Problem 2 (50 points)
Consider the following Mystery Code, which is buggy:
def mystery_math_01(x, y, z): return x * y / z def mystery_math_02(alpha, bravo, charlie): return (alpha * bravo) + (charlie * 1 - bravo) def mystery_function(kevin, joe, nick): lizzo = mystery_math_02(kevin, nick, 1 - joe) return mystery_math_01(kevin, nick, lizzo)
the names are deliberately nonsensical.
2.a. (25 points)
mystery_function trying (but currently failing) to do? Explain.
2.b. (25 points)
Fix the bug in that code! Then run the code with an example and confirm that it's really doing the thing that you thought it was supposed to be doing in the previous question.
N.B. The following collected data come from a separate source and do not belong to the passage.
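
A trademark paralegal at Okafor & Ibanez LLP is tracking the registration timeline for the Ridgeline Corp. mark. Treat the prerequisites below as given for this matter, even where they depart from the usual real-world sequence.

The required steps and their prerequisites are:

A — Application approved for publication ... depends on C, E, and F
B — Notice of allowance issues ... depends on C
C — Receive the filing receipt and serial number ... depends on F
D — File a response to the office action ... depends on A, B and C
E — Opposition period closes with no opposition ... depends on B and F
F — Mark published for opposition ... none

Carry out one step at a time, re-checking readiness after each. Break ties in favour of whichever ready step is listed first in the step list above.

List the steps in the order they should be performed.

F, C, B, E, A, D

F has no prerequisites → F first.
Next only C has its prerequisites met → C.
B needed C, now all done → B.
E is the only step now ready → E.
A needed C, E and F, now all done → A.
D needed A, B and C, now all done → D.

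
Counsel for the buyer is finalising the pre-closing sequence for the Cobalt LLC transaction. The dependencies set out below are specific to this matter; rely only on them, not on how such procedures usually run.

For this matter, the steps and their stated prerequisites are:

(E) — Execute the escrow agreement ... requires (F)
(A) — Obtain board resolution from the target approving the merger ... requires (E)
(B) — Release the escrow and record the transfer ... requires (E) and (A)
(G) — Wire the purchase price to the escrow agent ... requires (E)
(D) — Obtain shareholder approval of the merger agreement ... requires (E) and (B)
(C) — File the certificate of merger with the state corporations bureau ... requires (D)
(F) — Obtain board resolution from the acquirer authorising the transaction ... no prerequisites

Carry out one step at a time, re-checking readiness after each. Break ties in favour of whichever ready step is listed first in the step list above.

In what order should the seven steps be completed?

(F), (E), (A), (B), (G), (D), (C)

Only (F) has no prerequisites, so it is first.
(E) needed (F), now all done → (E).
Now (A) and (G) have their prerequisites met. (A) is listed earlier, so (A) next.
(B) now also ready, so the ready set is {(B), (G)}; (B) is listed earlier → (B).
(D) now also ready, so the ready set is {(G), (D)}; (G) is listed earlier → (G).
(D) is the only step now ready → (D).
That leaves (C) as the only ready step → (C).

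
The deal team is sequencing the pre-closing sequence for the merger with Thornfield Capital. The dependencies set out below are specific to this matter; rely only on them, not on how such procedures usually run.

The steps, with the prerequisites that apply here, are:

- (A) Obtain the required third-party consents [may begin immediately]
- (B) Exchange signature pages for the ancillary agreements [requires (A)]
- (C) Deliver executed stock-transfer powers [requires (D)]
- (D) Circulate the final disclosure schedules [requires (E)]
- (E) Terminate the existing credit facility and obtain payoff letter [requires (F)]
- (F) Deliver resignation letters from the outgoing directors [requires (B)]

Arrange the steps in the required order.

Only (A) has no prerequisites, so it is first.
(B) is the only step now ready → (B).
(F) is the only step now ready → (F).
(E) is the only step now ready → (E).
Next only (D) has its prerequisites met → (D).
Next only (C) has its prerequisites met → (C).

(A), (B), (F), (E), (D), (C)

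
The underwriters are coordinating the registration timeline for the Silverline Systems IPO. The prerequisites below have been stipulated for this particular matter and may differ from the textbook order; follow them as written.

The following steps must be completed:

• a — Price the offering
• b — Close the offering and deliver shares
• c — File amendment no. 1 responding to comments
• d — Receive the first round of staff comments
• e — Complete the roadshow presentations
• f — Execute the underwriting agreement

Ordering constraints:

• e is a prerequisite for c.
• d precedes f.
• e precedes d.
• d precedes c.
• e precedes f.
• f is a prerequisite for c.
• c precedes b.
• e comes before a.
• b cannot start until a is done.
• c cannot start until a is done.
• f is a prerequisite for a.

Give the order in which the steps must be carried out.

e, d, f, a, c, b

e is the only step with nothing outstanding, so it goes first.
That leaves d as the only ready step → d.
That leaves f as the only ready step → f.
a is the only step now ready → a.
That leaves c as the only ready step → c.
b needed a and c, now all done → b.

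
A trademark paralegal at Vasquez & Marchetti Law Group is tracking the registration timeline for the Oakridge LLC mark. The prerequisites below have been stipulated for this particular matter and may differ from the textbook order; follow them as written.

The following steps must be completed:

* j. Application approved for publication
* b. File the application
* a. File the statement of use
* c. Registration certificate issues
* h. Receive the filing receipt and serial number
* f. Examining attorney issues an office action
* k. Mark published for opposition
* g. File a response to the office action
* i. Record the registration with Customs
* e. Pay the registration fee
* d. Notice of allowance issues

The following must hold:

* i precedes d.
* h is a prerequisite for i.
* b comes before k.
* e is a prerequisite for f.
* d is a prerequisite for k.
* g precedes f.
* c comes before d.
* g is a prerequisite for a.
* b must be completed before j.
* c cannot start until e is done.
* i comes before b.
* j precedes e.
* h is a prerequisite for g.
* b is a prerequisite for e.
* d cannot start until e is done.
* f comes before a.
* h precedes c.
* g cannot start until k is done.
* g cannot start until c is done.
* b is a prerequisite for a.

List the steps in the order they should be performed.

h, i, b, j, e, c, d, k, g, f, a

Only h has no prerequisites, so it is first.
i is the only step now ready → i.
That leaves b as the only ready step → b.
Next only j has its prerequisites met → j.
e needed j and b, now all done → e.
Next only c has its prerequisites met → c.
Next only d has its prerequisites met → d.
Next only k has its prerequisites met → k.
g is the only step now ready → g.
f needed g and e, now all done → f.
a needed b, f and g, now all done → a.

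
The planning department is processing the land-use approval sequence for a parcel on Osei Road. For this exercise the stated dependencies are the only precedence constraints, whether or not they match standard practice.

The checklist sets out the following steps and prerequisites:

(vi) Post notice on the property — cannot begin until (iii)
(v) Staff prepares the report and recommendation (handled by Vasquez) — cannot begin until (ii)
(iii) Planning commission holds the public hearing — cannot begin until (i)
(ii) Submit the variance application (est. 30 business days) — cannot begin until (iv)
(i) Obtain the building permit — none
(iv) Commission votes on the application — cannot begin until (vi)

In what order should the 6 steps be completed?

(i) (iii) (vi) (iv) (ii) (v)

(i) has no prerequisites → (i) first.
(iii) needed (i), now all done → (iii).
Next only (vi) has its prerequisites met → (vi).
Next only (iv) has its prerequisites met → (iv).
Next only (ii) has its prerequisites met → (ii).
Next only (v) has its prerequisites met → (v).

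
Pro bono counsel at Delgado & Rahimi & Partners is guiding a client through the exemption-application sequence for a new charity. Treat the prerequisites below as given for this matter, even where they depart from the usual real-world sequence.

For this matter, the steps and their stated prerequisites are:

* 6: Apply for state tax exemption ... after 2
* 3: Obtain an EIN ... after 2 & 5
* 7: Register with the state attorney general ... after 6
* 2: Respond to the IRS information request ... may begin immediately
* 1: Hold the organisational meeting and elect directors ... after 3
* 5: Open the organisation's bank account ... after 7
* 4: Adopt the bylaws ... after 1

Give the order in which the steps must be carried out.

2 is the only step with nothing outstanding, so it goes first.
6 needed 2, now all done → 6.
Next only 7 has its prerequisites met → 7.
5 needed 7, now all done → 5.
That leaves 3 as the only ready step → 3.
Next only 1 has its prerequisites met → 1.
Next only 4 has its prerequisites met → 4.

2, 6, 7, 5, 3, 1, 4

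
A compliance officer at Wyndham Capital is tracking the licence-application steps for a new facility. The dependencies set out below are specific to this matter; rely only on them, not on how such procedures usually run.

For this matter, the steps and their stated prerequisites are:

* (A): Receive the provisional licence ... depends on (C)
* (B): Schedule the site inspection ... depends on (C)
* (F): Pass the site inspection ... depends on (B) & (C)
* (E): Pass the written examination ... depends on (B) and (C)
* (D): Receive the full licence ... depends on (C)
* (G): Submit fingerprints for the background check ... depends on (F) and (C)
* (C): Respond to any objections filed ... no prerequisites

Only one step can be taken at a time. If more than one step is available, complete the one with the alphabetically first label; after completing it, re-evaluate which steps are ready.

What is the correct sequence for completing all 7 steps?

(C), (A), (B), (D), (E), (F), (G)

(C) is the only step with nothing outstanding, so it goes first.
Ready: (A), (B) and (D). (A) has the earlier label → (A).
Now (B) and (D) have their prerequisites met. (B) has the earlier label, so (B) next.
Ready: (D), (E) and (F). (D) has the earlier label → (D).
Now (E) and (F) have their prerequisites met. (E) has the earlier label, so (E) next.
That leaves (F) as the only ready step → (F).
That leaves (G) as the only ready step → (G).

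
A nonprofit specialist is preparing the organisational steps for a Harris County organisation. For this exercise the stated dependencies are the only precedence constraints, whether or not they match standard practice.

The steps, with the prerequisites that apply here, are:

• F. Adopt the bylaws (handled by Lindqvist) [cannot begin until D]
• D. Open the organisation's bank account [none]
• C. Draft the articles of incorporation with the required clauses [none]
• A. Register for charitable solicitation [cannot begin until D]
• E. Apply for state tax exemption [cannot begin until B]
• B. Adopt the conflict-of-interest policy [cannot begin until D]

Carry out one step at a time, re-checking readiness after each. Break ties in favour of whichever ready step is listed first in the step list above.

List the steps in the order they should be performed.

D → F → C → A → B → E

Nothing is required for D and C. D is listed earlier → D first.
F, A and B now also ready, so the ready set is {F, C, A, B}; F is listed earlier → F.
Now C, A and B have their prerequisites met. C is listed earlier, so C next.
Now A and B have their prerequisites met. A is listed earlier, so A next.
B is the only step now ready → B.
That leaves E as the only ready step → E.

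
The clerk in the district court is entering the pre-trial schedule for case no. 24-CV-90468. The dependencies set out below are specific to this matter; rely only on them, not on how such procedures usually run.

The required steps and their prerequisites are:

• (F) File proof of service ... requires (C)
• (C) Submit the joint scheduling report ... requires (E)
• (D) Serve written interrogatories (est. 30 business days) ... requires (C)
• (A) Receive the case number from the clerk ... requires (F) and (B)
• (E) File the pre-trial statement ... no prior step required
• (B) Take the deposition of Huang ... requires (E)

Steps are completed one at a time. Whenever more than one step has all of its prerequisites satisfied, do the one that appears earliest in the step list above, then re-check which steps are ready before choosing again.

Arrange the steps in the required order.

(E) → (C) → (F) → (D) → (B) → (A)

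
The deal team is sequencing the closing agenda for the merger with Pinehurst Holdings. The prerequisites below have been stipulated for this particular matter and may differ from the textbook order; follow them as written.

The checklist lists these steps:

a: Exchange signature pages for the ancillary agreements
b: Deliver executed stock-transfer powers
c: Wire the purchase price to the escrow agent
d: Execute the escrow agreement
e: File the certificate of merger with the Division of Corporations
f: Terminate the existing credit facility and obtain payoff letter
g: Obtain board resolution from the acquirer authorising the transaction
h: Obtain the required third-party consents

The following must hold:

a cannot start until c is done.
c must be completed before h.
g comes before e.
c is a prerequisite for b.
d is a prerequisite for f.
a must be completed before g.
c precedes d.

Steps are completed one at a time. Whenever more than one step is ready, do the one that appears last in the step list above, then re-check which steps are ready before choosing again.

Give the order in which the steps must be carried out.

Only c has no prerequisites, so it is first.
Ready: h, d, b and a. h is listed later → h.
Ready: d, b and a. d is listed later → d.
f now also ready, so the ready set is {f, b, a}; f is listed later → f.
Now b and a have their prerequisites met. b is listed later, so b next.
a is the only step now ready → a.
That leaves g as the only ready step → g.
e needed g, now all done → e.

c, h, d, f, b, a, g, e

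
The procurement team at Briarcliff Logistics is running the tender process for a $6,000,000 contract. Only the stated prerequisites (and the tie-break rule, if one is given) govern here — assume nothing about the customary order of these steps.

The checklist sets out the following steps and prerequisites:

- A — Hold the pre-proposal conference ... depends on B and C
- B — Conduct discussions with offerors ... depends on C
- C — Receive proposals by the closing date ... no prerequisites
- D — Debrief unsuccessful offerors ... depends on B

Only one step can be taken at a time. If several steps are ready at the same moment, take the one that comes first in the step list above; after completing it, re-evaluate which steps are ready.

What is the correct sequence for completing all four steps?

Only C has no prerequisites, so it is first.
B needed C, now all done → B.
A and D are both available; A is listed earlier → A.
D is the only step now ready → D.

C → B → A → D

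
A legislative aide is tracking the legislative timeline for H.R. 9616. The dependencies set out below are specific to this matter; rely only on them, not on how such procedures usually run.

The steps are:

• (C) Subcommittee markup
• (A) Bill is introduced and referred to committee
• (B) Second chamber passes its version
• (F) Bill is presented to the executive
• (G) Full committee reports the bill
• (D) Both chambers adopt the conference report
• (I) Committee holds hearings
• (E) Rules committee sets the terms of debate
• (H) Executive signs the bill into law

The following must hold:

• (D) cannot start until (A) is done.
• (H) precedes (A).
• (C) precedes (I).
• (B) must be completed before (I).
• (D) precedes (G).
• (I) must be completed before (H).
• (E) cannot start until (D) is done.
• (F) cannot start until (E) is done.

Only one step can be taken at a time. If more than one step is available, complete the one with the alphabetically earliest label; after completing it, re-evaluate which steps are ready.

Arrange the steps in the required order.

Nothing is required for (B) and (C). (B) has the earlier label → (B) first.
That leaves (C) as the only ready step → (C).
(I) needed (B) and (C), now all done → (I).
(H) needed (I), now all done → (H).
That leaves (A) as the only ready step → (A).
That leaves (D) as the only ready step → (D).
Ready: (E) and (G). (E) has the earlier label → (E).
(F) now also ready, so the ready set is {(F), (G)}; (F) has the earlier label → (F).
(G) needed (D), now all done → (G).

(B) → (C) → (I) → (H) → (A) → (D) → (E) → (F) → (G)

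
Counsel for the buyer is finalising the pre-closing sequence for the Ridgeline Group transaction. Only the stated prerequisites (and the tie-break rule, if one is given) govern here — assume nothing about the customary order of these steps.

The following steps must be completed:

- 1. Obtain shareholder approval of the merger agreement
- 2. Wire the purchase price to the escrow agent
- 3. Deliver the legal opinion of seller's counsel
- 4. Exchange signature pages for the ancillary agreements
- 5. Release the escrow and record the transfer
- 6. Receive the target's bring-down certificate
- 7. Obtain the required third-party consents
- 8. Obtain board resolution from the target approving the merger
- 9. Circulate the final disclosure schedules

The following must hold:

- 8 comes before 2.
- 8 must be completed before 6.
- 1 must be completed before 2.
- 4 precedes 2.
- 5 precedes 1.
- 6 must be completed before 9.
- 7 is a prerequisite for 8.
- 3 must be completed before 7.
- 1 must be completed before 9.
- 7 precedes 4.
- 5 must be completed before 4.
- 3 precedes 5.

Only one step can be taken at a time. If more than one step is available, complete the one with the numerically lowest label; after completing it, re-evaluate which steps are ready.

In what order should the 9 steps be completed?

3 is the only step with nothing outstanding, so it goes first.
Ready: 5 and 7. 5 has the earlier label → 5.
Now 1 and 7 have their prerequisites met. 1 has the earlier label, so 1 next.
7 is the only step now ready → 7.
4 and 8 are both available; 4 has the earlier label → 4.
That leaves 8 as the only ready step → 8.
2 and 6 are both available; 2 has the earlier label → 2.
6 needed 8, now all done → 6.
9 needed 1 and 6, now all done → 9.

3 5 1 7 4 8 2 6 9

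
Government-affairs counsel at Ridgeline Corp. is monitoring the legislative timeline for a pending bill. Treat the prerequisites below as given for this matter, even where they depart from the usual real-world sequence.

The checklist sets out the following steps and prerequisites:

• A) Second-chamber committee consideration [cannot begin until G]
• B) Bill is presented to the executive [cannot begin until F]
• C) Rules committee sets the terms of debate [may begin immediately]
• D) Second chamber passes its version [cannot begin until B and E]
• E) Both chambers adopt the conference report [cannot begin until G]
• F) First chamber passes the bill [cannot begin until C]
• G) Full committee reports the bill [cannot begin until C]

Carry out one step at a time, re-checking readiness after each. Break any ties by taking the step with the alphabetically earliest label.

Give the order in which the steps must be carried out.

C → F → B → G → A → E → D

Only C has no prerequisites, so it is first.
Now F and G have their prerequisites met. F has the earlier label, so F next.
B now also ready, so the ready set is {B, G}; B has the earlier label → B.
G is the only step now ready → G.
A and E are both available; A has the earlier label → A.
E needed G, now all done → E.
Next only D has its prerequisites met → D.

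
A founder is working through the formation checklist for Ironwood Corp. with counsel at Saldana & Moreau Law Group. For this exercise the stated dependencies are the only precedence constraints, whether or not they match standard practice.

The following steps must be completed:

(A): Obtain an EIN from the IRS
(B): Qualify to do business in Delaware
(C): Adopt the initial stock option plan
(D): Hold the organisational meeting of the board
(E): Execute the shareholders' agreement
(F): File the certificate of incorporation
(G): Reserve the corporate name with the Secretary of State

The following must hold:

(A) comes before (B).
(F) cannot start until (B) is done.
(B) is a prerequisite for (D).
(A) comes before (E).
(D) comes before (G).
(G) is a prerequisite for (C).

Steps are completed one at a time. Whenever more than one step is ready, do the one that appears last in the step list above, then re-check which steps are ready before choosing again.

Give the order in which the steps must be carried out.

(A) → (E) → (B) → (F) → (D) → (G) → (C)

(A) has no prerequisites → (A) first.
Ready: (E) and (B). (E) is listed later → (E).
That leaves (B) as the only ready step → (B).
Now (F) and (D) have their prerequisites met. (F) is listed later, so (F) next.
(D) needed (B), now all done → (D).
Next only (G) has its prerequisites met → (G).
That leaves (C) as the only ready step → (C).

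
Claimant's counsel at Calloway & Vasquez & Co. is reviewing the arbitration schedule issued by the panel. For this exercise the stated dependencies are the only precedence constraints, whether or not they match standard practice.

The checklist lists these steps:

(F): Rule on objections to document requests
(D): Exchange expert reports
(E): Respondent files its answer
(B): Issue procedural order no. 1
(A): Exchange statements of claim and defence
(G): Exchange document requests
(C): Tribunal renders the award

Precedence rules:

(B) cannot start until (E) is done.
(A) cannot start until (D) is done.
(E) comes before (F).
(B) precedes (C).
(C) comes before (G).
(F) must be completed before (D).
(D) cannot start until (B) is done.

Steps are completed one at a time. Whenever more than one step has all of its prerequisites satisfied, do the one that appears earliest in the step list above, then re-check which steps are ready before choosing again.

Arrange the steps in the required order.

(E) has no prerequisites → (E) first.
(F) and (B) are both available; (F) is listed earlier → (F).
That leaves (B) as the only ready step → (B).
Now (D) and (C) have their prerequisites met. (D) is listed earlier, so (D) next.
Now (A) and (C) have their prerequisites met. (A) is listed earlier, so (A) next.
Next only (C) has its prerequisites met → (C).
(G) needed (C), now all done → (G).

(E), (F), (B), (D), (A), (C), (G)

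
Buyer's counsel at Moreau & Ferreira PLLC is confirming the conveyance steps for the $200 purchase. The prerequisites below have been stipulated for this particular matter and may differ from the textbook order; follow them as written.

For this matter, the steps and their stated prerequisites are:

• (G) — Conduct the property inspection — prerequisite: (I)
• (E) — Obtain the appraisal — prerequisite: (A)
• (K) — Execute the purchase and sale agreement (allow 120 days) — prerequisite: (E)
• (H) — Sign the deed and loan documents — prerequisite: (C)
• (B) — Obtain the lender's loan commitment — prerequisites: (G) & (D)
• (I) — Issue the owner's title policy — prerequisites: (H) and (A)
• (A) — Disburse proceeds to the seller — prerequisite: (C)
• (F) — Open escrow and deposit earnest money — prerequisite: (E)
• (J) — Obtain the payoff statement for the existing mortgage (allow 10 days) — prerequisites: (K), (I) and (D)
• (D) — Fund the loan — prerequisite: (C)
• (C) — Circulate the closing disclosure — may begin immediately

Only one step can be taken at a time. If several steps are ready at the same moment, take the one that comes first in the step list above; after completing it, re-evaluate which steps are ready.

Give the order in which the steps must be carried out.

(C), (H), (A), (E), (K), (I), (G), (F), (D), (B), (J)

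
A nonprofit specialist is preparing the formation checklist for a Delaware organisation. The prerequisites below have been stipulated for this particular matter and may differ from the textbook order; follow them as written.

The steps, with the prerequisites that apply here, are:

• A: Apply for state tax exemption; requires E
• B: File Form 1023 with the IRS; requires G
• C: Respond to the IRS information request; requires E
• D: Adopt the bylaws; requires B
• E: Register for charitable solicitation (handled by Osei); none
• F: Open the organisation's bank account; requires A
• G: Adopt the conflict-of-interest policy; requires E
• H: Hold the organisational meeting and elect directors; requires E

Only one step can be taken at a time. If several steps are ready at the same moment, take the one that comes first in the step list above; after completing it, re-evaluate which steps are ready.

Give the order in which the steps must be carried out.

E is the only step with nothing outstanding, so it goes first.
Now A, C, G and H have their prerequisites met. A is listed earlier, so A next.
Ready: C, F, G and H. C is listed earlier → C.
Now F, G and H have their prerequisites met. F is listed earlier, so F next.
Ready: G and H. G is listed earlier → G.
B now also ready, so the ready set is {B, H}; B is listed earlier → B.
Ready: D and H. D is listed earlier → D.
Next only H has its prerequisites met → H.

E A C F G B D H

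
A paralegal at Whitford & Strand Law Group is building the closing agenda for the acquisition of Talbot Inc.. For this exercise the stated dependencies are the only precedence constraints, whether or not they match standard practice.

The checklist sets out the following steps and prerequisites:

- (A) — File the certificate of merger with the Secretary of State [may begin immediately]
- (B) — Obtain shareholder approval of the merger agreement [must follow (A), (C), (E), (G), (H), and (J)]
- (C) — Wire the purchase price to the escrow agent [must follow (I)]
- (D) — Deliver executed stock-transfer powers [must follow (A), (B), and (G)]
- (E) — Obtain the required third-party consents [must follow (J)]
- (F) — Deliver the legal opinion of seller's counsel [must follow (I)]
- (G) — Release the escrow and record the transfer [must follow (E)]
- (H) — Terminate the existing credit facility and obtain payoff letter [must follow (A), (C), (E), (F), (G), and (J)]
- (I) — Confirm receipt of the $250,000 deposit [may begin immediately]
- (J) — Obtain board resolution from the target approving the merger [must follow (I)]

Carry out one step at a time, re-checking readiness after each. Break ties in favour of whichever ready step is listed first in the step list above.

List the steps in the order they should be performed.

(A), (I), (C), (F), (J), (E), (G), (H), (B), (D)

(A) and (I) have no prerequisites; (A) is listed earlier, so (A) is first.
(I) is the only step now ready → (I).
Now (C), (F) and (J) have their prerequisites met. (C) is listed earlier, so (C) next.
(F) and (J) are both available; (F) is listed earlier → (F).
(J) needed (I), now all done → (J).
(E) needed (J), now all done → (E).
That leaves (G) as the only ready step → (G).
That leaves (H) as the only ready step → (H).
(B) is the only step now ready → (B).
(D) needed (A), (B) and (G), now all done → (D).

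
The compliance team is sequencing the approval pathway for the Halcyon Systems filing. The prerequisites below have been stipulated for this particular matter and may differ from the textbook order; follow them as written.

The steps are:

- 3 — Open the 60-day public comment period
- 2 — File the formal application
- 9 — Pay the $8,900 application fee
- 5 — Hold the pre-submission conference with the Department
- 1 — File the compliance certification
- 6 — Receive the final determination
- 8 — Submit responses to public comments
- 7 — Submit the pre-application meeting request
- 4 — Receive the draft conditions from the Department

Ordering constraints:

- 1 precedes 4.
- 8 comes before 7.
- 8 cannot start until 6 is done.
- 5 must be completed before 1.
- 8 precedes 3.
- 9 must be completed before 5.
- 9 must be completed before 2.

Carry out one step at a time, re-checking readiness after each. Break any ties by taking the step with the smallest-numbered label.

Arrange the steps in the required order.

Nothing is required for 6 and 9. 6 has the earlier label → 6 first.
8 now also ready, so the ready set is {8, 9}; 8 has the earlier label → 8.
Now 3, 7 and 9 have their prerequisites met. 3 has the earlier label, so 3 next.
Now 7 and 9 have their prerequisites met. 7 has the earlier label, so 7 next.
Next only 9 has its prerequisites met → 9.
2 and 5 are both available; 2 has the earlier label → 2.
Next only 5 has its prerequisites met → 5.
1 is the only step now ready → 1.
4 needed 1, now all done → 4.

6, 8, 3, 7, 9, 2, 5, 1, 4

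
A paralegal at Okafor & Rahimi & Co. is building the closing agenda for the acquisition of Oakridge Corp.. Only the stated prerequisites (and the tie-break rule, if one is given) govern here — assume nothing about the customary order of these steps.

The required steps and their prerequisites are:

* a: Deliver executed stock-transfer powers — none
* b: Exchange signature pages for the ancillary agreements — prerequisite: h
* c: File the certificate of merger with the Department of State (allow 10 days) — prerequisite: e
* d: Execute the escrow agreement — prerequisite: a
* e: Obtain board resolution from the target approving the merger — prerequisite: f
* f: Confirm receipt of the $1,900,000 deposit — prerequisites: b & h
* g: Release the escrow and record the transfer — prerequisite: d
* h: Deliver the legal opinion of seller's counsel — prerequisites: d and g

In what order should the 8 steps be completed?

a is the only step with nothing outstanding, so it goes first.
That leaves d as the only ready step → d.
g needed d, now all done → g.
h is the only step now ready → h.
b needed h, now all done → b.
Next only f has its prerequisites met → f.
e needed f, now all done → e.
That leaves c as the only ready step → c.

a, d, g, h, b, f, e, c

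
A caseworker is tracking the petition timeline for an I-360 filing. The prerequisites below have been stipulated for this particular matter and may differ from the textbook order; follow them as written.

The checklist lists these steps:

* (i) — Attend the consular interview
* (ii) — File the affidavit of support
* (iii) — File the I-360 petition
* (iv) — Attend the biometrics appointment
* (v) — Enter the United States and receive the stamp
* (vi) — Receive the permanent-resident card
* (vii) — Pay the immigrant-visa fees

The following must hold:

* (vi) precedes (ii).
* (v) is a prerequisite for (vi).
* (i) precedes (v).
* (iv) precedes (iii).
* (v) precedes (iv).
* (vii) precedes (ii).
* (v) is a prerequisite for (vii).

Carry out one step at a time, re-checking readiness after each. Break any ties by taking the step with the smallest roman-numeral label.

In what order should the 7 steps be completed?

(i), (v), (iv), (iii), (vi), (vii), (ii)

(i) has no prerequisites → (i) first.
(v) needed (i), now all done → (v).
Now (iv), (vi) and (vii) have their prerequisites met. (iv) has the earlier label, so (iv) next.
(iii) now also ready, so the ready set is {(iii), (vi), (vii)}; (iii) has the earlier label → (iii).
(vi) and (vii) are both available; (vi) has the earlier label → (vi).
(vii) is the only step now ready → (vii).
(ii) is the only step now ready → (ii).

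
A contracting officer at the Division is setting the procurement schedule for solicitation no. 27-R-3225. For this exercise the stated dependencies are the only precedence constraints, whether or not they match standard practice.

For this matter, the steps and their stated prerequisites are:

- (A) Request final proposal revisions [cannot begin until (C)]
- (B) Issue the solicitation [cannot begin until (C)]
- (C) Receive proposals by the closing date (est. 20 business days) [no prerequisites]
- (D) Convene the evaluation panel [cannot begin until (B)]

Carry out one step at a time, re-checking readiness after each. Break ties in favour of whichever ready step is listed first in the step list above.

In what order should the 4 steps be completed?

Only (C) has no prerequisites, so it is first.
(A) and (B) are both available; (A) is listed earlier → (A).
Next only (B) has its prerequisites met → (B).
Next only (D) has its prerequisites met → (D).

(C) (A) (B) (D)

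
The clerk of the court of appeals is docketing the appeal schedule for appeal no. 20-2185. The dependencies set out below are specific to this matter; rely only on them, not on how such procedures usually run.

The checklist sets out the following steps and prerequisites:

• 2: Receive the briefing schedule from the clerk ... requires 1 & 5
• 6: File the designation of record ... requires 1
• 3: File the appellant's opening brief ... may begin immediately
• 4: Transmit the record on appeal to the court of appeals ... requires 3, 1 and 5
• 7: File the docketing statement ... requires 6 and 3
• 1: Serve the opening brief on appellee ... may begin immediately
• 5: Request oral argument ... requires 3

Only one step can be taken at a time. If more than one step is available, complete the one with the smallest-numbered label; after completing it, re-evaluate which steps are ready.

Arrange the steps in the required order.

1 and 3 have no prerequisites; 1 has the earlier label, so 1 is first.
6 now also ready, so the ready set is {3, 6}; 3 has the earlier label → 3.
5 now also ready, so the ready set is {5, 6}; 5 has the earlier label → 5.
Ready: 2, 4 and 6. 2 has the earlier label → 2.
4 and 6 are both available; 4 has the earlier label → 4.
6 needed 1, now all done → 6.
Next only 7 has its prerequisites met → 7.

1, 3, 5, 2, 4, 6, 7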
Hint: you can check it against an example in a lesson you've already had.
Part 2 (Former Problem Set 4)
The questions in this part are all about Lee Epstein & Andrew Martin, Does Public Opinion Influence the Supreme Court? Possibly Yes (But We're Not Sure Why), 13 U. Pa. J. Const. L. 263 (2010), which you can download from any of the standard legal research databases. A copy of the dataset they used for this paper is available on our folder as PublicOpinion.csv
Question 1 (40 points):
Describe the methods and results of the Epstein and Martin paper in your own words. In doing so, be sure to:
- Explain what statistical techniques they used, and why they make sense for their data;
- Explain how they designed their research, i.e., what the independent and dependent variables are, how the data are structured, etc.;
- Explain why they thought that their research was an improvement on the prior research in the area; and
- Explain what they found, and why their results might matter.
Question 2: (50 points):
Replicate their results. This may require some work with the dataset, and may require making some decisions in the case of ambiguity (for example, they don't supply a codebook, so you'll have to examine the variable names and try to figure out what goes with what). That's part of the challenge! You should be able to figure out pretty well what variables they used with a little bit of careful thought and detective work. It's ok if your numbers don't come out exactly the same as theirs do, but you should get as close as possible. Also, you don't need to replicate their robustness checks.
Question 3 (10 points):
Suggest one way in which this research could be improved. The more detailed, the better.